How to Handle TTS Edge Cases with Text Normalization in Gradium

4 min read

Text-to-speech models are excellent at natural phrasing and prosody. Where they can struggle is with structured tokens like dates, phone numbers, or email addresses. Without guidance, the model may guess how to pronounce them, and guess wrong.

Gradium's Text Normalization feature solves this. It adjusts specific parts of your input text before they are converted to speech, so they are always spoken in a natural and predictable way.

What Is Text Normalization in Gradium TTS?

Text Normalization processes structured tokens in your text before the TTS model receives them. Instead of asking the model to interpret 12/31/2020, it receives a normalized version that is easier to pronounce correctly.

Text Normalization is especially useful for:

  • Dates
  • Times
  • Numbers
  • Emails
  • URLs
  • Phone numbers
  • Alphanumeric codes

In the API, you configure this using json_config.rewrite_rules in your setup message.

How Do You Enable Text Normalization With a Language Alias?

The simplest way to enable Text Normalization is with a language alias. Language aliases are normalization presets that bundle together the most common rules for a given language.

Add rewrite_rules to the json_config in your setup message:

{
  "type": "setup",
  "voice_id": "<VOICE_ID>",
  "model_name": "default",
  "output_format": "wav",
  "json_config": {
    "rewrite_rules": "en"
  }
}

Here, "en" is the language alias for English. Use a language alias when your input is mostly in one language.

How Do You Enable Specific Normalizers for Tighter Control?

If you need more control, you can enable individual normalizers instead of using a language alias. Pass a comma-separated list of rule names to rewrite_rules:

{
  "json_config": {
    "rewrite_rules": "TimeEn,Date,NumberEn,EmailEn"
  }
}

Two important details about how rules are applied:

  • Rules are applied word by word.
  • Only the first matching rule applies to each word.

This means the order of rules matters. When combining multiple normalizers, place the most specific rules first.

Use specific rules when you need tighter control over normalization, or when your input contains text in multiple languages.

What Does Text Normalization Change in Practice?

Here are examples of what each normalizer does to your input text:

Type Input Spoken as
Date 12/31/2020 12-31 2020
Time 3:45PM! 3.45PM!
Number 2500000 2 million 500 thousand
Email foo.bar@gmail.com foo dot bar at gmail dot com
URL Any URL Spelled out character by character with proper language handling
Phone number Any phone number Formatted according to the country
Alphanumeric code AB12CD34 A-B 1-2 C-D 3-4

When Should You Use a Language Alias vs. Specific Rules?

Use a language alias (e.g., "en") when your input is mostly in one language and you want a sensible default set of normalizations.

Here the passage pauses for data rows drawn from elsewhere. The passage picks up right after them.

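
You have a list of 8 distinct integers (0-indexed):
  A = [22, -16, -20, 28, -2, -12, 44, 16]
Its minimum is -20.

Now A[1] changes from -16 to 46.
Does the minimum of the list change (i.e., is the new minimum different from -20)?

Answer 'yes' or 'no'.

Answer: no

Derivation:
Old min = -20
Change: A[1] -16 -> 46
Changed element was NOT the min; min changes only if 46 < -20.
New min = -20; changed? no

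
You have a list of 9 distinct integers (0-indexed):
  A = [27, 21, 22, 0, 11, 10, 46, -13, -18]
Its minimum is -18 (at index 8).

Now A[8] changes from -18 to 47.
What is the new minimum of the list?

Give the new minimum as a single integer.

Old min = -18 (at index 8)
Change: A[8] -18 -> 47
Changed element WAS the min. Need to check: is 47 still <= all others?
  Min of remaining elements: -13
  New min = min(47, -13) = -13

Answer: -13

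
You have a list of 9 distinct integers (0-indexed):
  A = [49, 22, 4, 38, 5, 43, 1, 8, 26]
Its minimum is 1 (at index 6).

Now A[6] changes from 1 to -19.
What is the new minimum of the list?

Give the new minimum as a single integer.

Answer: -19

Derivation:
Old min = 1 (at index 6)
Change: A[6] 1 -> -19
Changed element WAS the min. Need to check: is -19 still <= all others?
  Min of remaining elements: 4
  New min = min(-19, 4) = -19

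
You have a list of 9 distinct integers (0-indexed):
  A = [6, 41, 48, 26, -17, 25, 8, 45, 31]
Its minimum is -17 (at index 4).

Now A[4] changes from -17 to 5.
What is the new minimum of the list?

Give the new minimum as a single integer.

Answer: 5

Derivation:
Old min = -17 (at index 4)
Change: A[4] -17 -> 5
Changed element WAS the min. Need to check: is 5 still <= all others?
  Min of remaining elements: 6
  New min = min(5, 6) = 5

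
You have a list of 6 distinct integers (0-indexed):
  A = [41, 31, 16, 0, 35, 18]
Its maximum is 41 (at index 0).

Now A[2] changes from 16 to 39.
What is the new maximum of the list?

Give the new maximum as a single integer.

Answer: 41

Derivation:
Old max = 41 (at index 0)
Change: A[2] 16 -> 39
Changed element was NOT the old max.
  New max = max(old_max, new_val) = max(41, 39) = 41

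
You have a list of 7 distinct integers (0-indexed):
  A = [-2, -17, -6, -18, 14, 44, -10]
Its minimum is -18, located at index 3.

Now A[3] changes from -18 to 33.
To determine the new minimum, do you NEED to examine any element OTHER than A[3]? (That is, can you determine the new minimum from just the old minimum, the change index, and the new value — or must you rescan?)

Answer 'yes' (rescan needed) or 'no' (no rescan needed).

Old min = -18 at index 3
Change at index 3: -18 -> 33
Index 3 WAS the min and new value 33 > old min -18. Must rescan other elements to find the new min.
Needs rescan: yes

Answer: yes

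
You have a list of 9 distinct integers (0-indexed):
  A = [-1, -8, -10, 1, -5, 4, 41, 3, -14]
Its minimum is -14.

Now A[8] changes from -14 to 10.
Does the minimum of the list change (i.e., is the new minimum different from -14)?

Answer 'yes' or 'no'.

Answer: yes

Derivation:
Old min = -14
Change: A[8] -14 -> 10
Changed element was the min; new min must be rechecked.
New min = -10; changed? yes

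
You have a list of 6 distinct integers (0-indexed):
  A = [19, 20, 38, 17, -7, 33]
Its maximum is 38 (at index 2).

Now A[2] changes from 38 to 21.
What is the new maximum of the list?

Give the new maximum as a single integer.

Answer: 33

Derivation:
Old max = 38 (at index 2)
Change: A[2] 38 -> 21
Changed element WAS the max -> may need rescan.
  Max of remaining elements: 33
  New max = max(21, 33) = 33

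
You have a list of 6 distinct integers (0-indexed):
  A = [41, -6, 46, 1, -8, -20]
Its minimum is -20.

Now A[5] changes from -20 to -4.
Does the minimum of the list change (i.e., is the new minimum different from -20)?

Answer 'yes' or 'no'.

Answer: yes

Derivation:
Old min = -20
Change: A[5] -20 -> -4
Changed element was the min; new min must be rechecked.
New min = -8; changed? yes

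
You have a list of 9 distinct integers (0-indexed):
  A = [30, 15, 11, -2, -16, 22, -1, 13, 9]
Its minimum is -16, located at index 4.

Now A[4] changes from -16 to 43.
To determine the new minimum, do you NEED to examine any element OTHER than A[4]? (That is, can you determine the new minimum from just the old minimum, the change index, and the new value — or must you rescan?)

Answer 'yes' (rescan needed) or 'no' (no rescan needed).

Answer: yes

Derivation:
Old min = -16 at index 4
Change at index 4: -16 -> 43
Index 4 WAS the min and new value 43 > old min -16. Must rescan other elements to find the new min.
Needs rescan: yes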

Use specific rules (e.g., "TimeEn,Date,NumberEn,EmailEn") when you need tighter control over which normalizations apply, or when your input contains text in multiple languages.

Summary

Text Normalization takes structured, error-prone tokens and turns them into a speakable form. Once normalization is handled, the model can focus on what it does best: natural phrasing and prosody, meaning the rhythm, pitch, and stress patterns of speech.

To use it:

  1. Add json_config.rewrite_rules to your setup message
  2. Pass a language alias like "en" for a preset bundle of rules
  3. Or pass a comma-separated list of specific normalizers for custom control
  4. Remember that rules are applied word by word, and only the first matching rule applies

Frequently Asked Questions

What is Text Normalization in Gradium TTS?
It is a feature that adjusts specific parts of your input text before they are converted to speech, so structured tokens like dates, numbers, and emails are always spoken naturally.
Where do I configure Text Normalization?
In the json_config.rewrite_rules field of your setup message.
What is a language alias?
A language alias is a normalization preset that bundles together the most common rules for a given language. For example, "en" applies a standard set of English normalizations.
What are examples of specific normalizer names?
TimeEn, Date, NumberEn, and EmailEn. You can combine them in a comma-separated list.
When should I use specific rules instead of a language alias?
Use specific rules when you need tighter control over which normalizations are applied, or when your input text contains multiple languages.